Soon after the April 27, 2009, launch of LEED v3, which will provide a new structure for the green building rating system and combine the existing commercial and institutional systems under LEED 2009, green building professionals will see the implementation of a new credentialing system for those seeking LEED accreditation.
Beginning in May with a phased-in implementation, LEED professional credentialing will be based on a tiered program that aligns varying levels of knowledge and qualifications with three levels of accreditation. According to the Green Building Certification Institute (GBCI), the independent organization that provides LEED project certification and professional credentialing, the tiered system will ensure LEED-credentialed professionals are up-to-date on the latest green building information and practices and that they are recognized in accordance with their level of proficiency, as well as allowing the marketplace to distinguish among practitioners.
Professionals may pursue Tier I – LEED Green Associate, Tier II – LEED AP+, or Tier III – LEED AP Fellow.
Tier I accreditation is the first step on the LEED career pathway, confirms a candidate's knowledge of good environmental practice and skill, and reflects understanding and support of green design, construction, and operations.
Tier II credentials certify an individual's advanced knowledge of green building practices. Tier II also requires candidates to pursue one or more of five specialties: Building Design & Construction, Operation & Maintenance, Interior Design & Construction, Homes, and Neighborhood Development.
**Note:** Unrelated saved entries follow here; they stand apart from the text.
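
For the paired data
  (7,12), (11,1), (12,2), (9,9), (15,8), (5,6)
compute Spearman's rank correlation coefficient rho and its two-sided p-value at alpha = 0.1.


Step 1: Rank x and y separately (midranks; no ties here).
rank(x): 7->2, 11->4, 12->5, 9->3, 15->6, 5->1
rank(y): 12->6, 1->1, 2->2, 9->5, 8->4, 6->3
Step 2: d_i = R_x(i) - R_y(i); compute d_i^2.
  (2-6)^2=16, (4-1)^2=9, (5-2)^2=9, (3-5)^2=4, (6-4)^2=4, (1-3)^2=4
sum(d^2) = 46.
Step 3: rho = 1 - 6*46 / (6*(6^2 - 1)) = 1 - 276/210 = -0.314286.
Step 4: Under H0, t = rho * sqrt((n-2)/(1-rho^2)) = -0.6621 ~ t(4).
Step 5: Two-sided p-value from the t-distribution with 4 df = 0.544093.
Step 6: alpha = 0.1. fail to reject H0.

rho = -0.3143, p = 0.544093, fail to reject H0 at alpha = 0.1.


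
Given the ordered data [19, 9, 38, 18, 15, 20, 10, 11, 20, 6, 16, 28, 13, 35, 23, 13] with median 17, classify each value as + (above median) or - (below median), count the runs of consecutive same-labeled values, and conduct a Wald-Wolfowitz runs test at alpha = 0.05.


Step 1: Compute median = 17; label A = above, B = below.
Labels in order: ABAABABBABBABAAB  (n_A = 8, n_B = 8)
Step 2: Count runs R = 12.
Step 3: Under H0 (random ordering), E[R] = 2*n_A*n_B/(n_A+n_B) + 1 = 2*8*8/16 + 1 = 9.0000.
        Var[R] = 2*n_A*n_B*(2*n_A*n_B - n_A - n_B) / ((n_A+n_B)^2 * (n_A+n_B-1)) = 14336/3840 = 3.7333.
        SD[R] = 1.9322.
Step 4: Continuity-corrected z = (R - 0.5 - E[R]) / SD[R] = (12 - 0.5 - 9.0000) / 1.9322 = 1.2939.
Step 5: Two-sided p-value via normal approximation = 2*(1 - Phi(|z|)) = 0.195709.
Step 6: alpha = 0.05. fail to reject H0.

R = 12, z = 1.2939, p = 0.195709, fail to reject H0.


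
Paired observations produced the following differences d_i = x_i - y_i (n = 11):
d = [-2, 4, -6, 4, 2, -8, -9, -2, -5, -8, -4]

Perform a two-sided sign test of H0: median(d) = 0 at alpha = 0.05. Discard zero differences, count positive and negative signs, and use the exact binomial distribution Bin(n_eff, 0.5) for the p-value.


Step 1: Discard zero differences. Original n = 11; n_eff = number of nonzero differences = 11.
Nonzero differences (with sign): -2, +4, -6, +4, +2, -8, -9, -2, -5, -8, -4
Step 2: Count signs: positive = 3, negative = 8.
Step 3: Under H0: P(positive) = 0.5, so the number of positives S ~ Bin(11, 0.5).
Step 4: Two-sided exact p-value = sum of Bin(11,0.5) probabilities at or below the observed probability = 0.226562.
Step 5: alpha = 0.05. fail to reject H0.

n_eff = 11, pos = 3, neg = 8, p = 0.226562, fail to reject H0.


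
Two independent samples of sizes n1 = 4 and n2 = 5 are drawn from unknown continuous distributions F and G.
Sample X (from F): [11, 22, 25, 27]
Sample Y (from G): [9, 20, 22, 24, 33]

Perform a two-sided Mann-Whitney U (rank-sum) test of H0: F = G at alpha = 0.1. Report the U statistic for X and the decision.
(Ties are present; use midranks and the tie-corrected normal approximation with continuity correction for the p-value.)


Step 1: Combine and sort all 9 observations; assign midranks.
sorted (value, group): (9,Y), (11,X), (20,Y), (22,X), (22,Y), (24,Y), (25,X), (27,X), (33,Y)
ranks: 9->1, 11->2, 20->3, 22->4.5, 22->4.5, 24->6, 25->7, 27->8, 33->9
Step 2: Rank sum for X: R1 = 2 + 4.5 + 7 + 8 = 21.5.
Step 3: U_X = R1 - n1(n1+1)/2 = 21.5 - 4*5/2 = 21.5 - 10 = 11.5.
       U_Y = n1*n2 - U_X = 20 - 11.5 = 8.5.
Step 4: Ties are present, so use the tie-corrected normal approximation (with continuity correction) for the p-value.
Step 5: p-value = 0.805701; compare to alpha = 0.1. fail to reject H0.

U_X = 11.5, p = 0.805701, fail to reject H0 at alpha = 0.1.


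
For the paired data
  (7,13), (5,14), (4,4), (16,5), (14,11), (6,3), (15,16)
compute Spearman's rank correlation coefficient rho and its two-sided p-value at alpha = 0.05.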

Tier III's application process and requirements are still being developed, but professionals accredited as LEED AP Fellows will be considered the elite of the program—individuals who contribute to the standards of practice and body of knowledge for advancing the field of green building. A new track-based exam system will accompany the tiered credentialing program to accommodate the accreditation levels and specialty designations, and the GBCI will be instituting Credential Maintenance Requirements for each tier. For example, Tier I-accredited professionals will be required to complete 15 hours of continuing education every two years, with three hours completed in an approved program specific to the LEED rating system, credit categories, and LEED updates.
Those who currently hold LEED AP credentials have several options under the new tiered accreditation system: become a LEED AP+ by enrolling in the new system by June 2011 and completing Credential Maintenance Requirements within the first two years; become a LEED AP+ by passing one of the new specialty exams; or do nothing and retain LEED AP designation without a specialty title. Current LEED APs credentialed under the New Construction, Commercial Interiors, or Existing Buildings systems may enroll in the new credentialing system between June 30, 2009, and June 30, 2011. For complete details on the tiered credentialing system and requirements, visit www.gbci.org.
The U.S. Green Building Council also is making changes to its education programs to provide structured pathways for achieving the LEED knowledge levels required by each accreditation tier. New educational programs are under development to address LEED 2009 rating systems and the new LEED Online certification tool. The organization's core curriculum will be available in several formats that support the new tiered credentialing and maintenance system:
Awareness: Green Building Basics & LEED (100-level) programs are for beginners and those new to the LEED rating system.
Understanding: LEED Core Concepts & Strategies (200-level) programs are for those who need an understanding of LEED but may not be involved in implementation, or those seeking GBCI's LEED Green Associate accreditation.
Implementation: Green Building LEED Implementation Process (300-level) workshops are for project teams implementing LEED and for those pursuing any of the LEED AP credentials. A complete course catalog is available at www.greenbuild365.org.